It’s more than beer, picnics and baseball games

Published 10:07 am Wednesday, July 3, 2024

Getting your Trinity Audio player ready...

To the Editor:

Daily News readers might find what the 56 men who signed the Declaration of Independence endured back then so we could be free today. It’s startling. 

Five signers were captured by the British as traitors and tortured before they died. 

Twelve had their homes ransacked and burned. 

Two lost their sons serving the in Revolutionary Army; another had two sons captured. 

Nine of the 56 fought and died from wounds or hardships of the Revolutionary War. 

They signed and they pledged their lives, their fortunes and their sacred honor. 

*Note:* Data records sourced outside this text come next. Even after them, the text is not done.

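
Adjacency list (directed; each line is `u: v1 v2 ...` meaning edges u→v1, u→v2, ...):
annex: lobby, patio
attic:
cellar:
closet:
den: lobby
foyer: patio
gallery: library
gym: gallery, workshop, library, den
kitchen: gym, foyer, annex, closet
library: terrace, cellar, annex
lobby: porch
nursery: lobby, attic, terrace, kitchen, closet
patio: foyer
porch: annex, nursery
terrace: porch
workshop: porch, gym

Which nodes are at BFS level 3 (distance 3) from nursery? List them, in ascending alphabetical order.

Level 0: nursery
Level 1: attic, closet, kitchen, lobby, terrace
Level 2: annex, foyer, gym, porch
Level 3: den, gallery, library, patio, workshop
Level 4: cellar

den, gallery, library, patio, workshop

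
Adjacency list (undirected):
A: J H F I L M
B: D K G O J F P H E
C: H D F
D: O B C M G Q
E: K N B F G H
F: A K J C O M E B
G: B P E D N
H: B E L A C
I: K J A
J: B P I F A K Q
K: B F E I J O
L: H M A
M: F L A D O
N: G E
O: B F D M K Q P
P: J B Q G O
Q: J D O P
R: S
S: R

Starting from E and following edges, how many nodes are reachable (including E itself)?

17

BFS from E visits: E, K, N, B, F, G, H, I, J, O, D, P, A, C, M, L, Q
Reachable nodes: 17 of 19 total.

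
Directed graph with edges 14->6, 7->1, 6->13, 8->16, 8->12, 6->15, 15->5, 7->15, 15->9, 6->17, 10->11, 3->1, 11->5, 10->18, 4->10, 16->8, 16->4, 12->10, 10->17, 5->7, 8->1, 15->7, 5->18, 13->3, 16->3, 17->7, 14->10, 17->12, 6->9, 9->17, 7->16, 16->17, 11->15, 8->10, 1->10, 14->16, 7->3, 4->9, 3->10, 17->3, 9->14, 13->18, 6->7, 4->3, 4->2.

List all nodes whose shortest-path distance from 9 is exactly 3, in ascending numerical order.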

What kind of men were they? 

Twenty-four were lawyers and jurists. Eleven were merchants, nine were farmers and large plantation owners; men of means, well-educated, but they signed the Declaration of Independence knowing full well that the penalty would be death if they were captured. 

Carter Braxton, of Virginia, a wealthy planter and trader, saw his ships swept from the seas by the British Navy. He sold his home and properties to pay his debts and died in rags. 

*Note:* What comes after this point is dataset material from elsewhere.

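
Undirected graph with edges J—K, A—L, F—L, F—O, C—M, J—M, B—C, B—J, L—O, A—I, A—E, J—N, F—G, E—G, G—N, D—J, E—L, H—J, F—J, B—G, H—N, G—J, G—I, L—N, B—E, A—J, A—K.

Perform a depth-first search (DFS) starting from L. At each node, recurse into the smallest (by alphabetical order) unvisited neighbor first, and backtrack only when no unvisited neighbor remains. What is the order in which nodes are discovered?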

Thomas McKeam was so hounded by the British that he was forced to move his family almost constantly. He served in the Congress without pay, and his family was kept in hiding. His possessions were taken from him, and poverty was his reward. 

Vandals or soldiers looted the properties of Dillery, Hall, Clymer, Walton, Gwinnett, Heyward, Ruttledge and Middleton. 

At the battle of Yorktown, Thomas Nelson Jr. noted that the British General Cornwallis had taken over the Nelson home for his headquarters. He quietly urged General George Washington to open fire. The home was destroyed, and Nelson died bankrupt. 

Francis Lewis had his home and properties destroyed. The enemy jailed his wife, and she died within a few months. 

John Hart was driven from his wife’s bedside as she was dying. Their 13 children fled for their lives. His fields and grist mill were laid to waste. For more than a year, he lived in forests and caves, returning home to find his wife dead and his children vanished. 

The Fourth of July is more than beer, picnics and baseball games. It’s about showing gratitude and respect to those who gave much more than most of us to keep our nation free.